Interior Macabro

Muitas vezes, planejar as suas férias é mais divertido do que tirar as férias propriamente ditas. Ok, isso é um pequeno exagero, mas, da mesma maneira que você sente aquele vazio quando as férias terminam, também é possível sentir um vazio quando o planejamento termina e só resta esperar a viagem chegar.

Um bom planejamento necessita muitas buscas, inclusive busca por imagens. Antes de definir hotéis e passagens, você precisa definir o lugar para onde você vai. E para isso, o Google é o seu melhor parceiro na procura pelo paraíso na terra. A busca por imagens do Google é uma ferramenta ideal, por mais que é claro que o local não será tão bonito quanto naquela foto extremamente produzida.

Nesse ano, estive pesquisando locais no nordeste. Além das capitais, procurei cidades e localidades próximas, em que fosse possível passar um dia, algumas horas. E então eu descobri: toda e qualquer cidade do interior do nordeste, na busca de imagens do Google, aparece um cadáver na terceira linha da pesquisa. É impressionante.
Don't Cross The Line

São Miguel do Gostoso no Rio Grande do Norte. Belas dunas, mar esverdeado, pessoas praticando kitesurf e... uma poça de sangue no chão. Penedo em Alagoas: o belo centro histórico, o rio São Francisco, casarões, igrejas, um cadáver boiando na piscina. Jacumã na Paraíba: falésias, piscinas naturais, o paraíso na terra e puta que pariu, um cadáver ensanguentado num tapete. Camocim no Ceará e lá estará um membro decepado em meio a fotos paradisíacas. São José da Coroa em Pernambuco? Em meio aos corais e bancos de areia haverá um cadáver caído numa rua de paralelepípedos. Tutóia no Maranhão reservará uma perfuração no abdômen. Sim, não há para onde escapar.

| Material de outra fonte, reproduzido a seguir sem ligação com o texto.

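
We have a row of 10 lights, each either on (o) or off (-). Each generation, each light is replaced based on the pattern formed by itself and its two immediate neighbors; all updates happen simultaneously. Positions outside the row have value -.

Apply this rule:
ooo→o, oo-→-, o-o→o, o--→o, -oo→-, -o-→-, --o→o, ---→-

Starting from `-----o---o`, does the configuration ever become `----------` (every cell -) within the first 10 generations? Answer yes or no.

no

generation 1: ----o-o-o-
generation 2: ---o-o-o-o
generation 3: --o-o-o-o-
generation 4: -o-o-o-o-o
generation 5: o-o-o-o-o-
generation 6: -o-o-o-o-o  (repeats generation 4; period 2)
generation 10: -o-o-o-o-o
generation 10 is -o-o-o-o-o, still not uniform -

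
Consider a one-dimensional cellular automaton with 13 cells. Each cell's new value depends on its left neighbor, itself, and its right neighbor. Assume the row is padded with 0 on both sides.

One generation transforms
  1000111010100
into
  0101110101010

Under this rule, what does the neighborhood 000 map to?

0

At position 2 the neighborhood is 000; the next row has 0 there.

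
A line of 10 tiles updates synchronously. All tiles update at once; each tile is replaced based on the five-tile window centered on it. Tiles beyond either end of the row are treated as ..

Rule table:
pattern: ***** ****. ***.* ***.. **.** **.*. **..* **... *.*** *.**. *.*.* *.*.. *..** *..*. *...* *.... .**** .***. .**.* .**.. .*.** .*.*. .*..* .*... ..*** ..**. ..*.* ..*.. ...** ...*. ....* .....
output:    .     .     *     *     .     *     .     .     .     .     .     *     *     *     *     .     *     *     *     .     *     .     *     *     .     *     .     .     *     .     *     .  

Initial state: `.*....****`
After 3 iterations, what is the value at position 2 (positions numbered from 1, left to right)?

..*.**.*.*
*..*.**..*
.**.*...*.
position 2 holds *

*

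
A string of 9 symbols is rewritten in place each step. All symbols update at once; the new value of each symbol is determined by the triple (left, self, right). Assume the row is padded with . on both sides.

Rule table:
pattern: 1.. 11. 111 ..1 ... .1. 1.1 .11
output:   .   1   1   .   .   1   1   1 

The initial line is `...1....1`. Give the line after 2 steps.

...1....1

step 1: ...1....1  (fixed point — unchanged through step 2)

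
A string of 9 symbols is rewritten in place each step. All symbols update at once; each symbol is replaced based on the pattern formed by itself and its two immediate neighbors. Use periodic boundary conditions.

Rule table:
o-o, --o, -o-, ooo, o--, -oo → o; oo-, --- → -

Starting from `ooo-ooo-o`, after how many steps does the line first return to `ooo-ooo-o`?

9

oo-ooo-oo
o-ooo-ooo
-ooo-oooo
ooo-oooo-
oo-oooo-o
o-oooo-oo
-oooo-ooo
oooo-ooo-
ooo-ooo-o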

Após uma pesquisa dessas, será possível concluir que o interior do nordeste brasileiro é um cenário de miséria e caos homicida. Que o litoral é belo, mas sanguinolento, um cenário macabro. Mas, antes que você passe a concordar com muitos dos eleitores de Aécio Neves e passe a propor a divisão do Brasil, é possível refletir sobre os motivos para que as coisas sejam assim.

Muitas dessas cidades citadas são pequenas localidades, com menos de 5 mil habitantes. Se o cotidiano desses locais fosse tão violento, provavelmente não sobraria mais ninguém por lá. Os homicídios devem ser raros e, justamente por isso, todo e qualquer cadáver vira notícia. Deve ser uma pessoa que todos conhecem. “Viram que filho de Antônia foi morto com uma facada nas costas?”. Assim sendo, as fotos são vistas na internet e acabam indo pro topo das imagens relacionadas a cidade.

A partir dessa reflexão é possível chegar a outra conclusão: toda e qualquer cidade do interior é indexada a imagens de cadáveres no Google. Fiz o teste em Mato Grosso e pesquisei por Barra do Bugres. Entre uma outra foto aérea, lá está um cadáver dentro de um carro. Santa Cruz do Xingu, minúscula e isolada é premiada com um cadáver coberto por um lençol branco. A imortal Paranatinga nos revela um homicídio duplo logo na primeira linha, uma precocidade enorme para a carnificina.

Agora, se você buscar por Cuiabá, irá se perder por fotos aéreas e mapas e vai ter que penar para achar um reles cadáver. Maceió é a cidade mais violenta do Brasil e a quinta do mundo, mas a busca no Google não revela um mísero defuntinho, apenas praias de água verde e pessoas em trajes de banho curtindo a vida e comendo camarão. É mais perigoso viver em Maceió ou na pacata São Miguel do Gostoso? Não sei. Mas o Google não tem dúvidas. Contra toda e qualquer estatística e impressão, para o Google o interior é sempre macabro.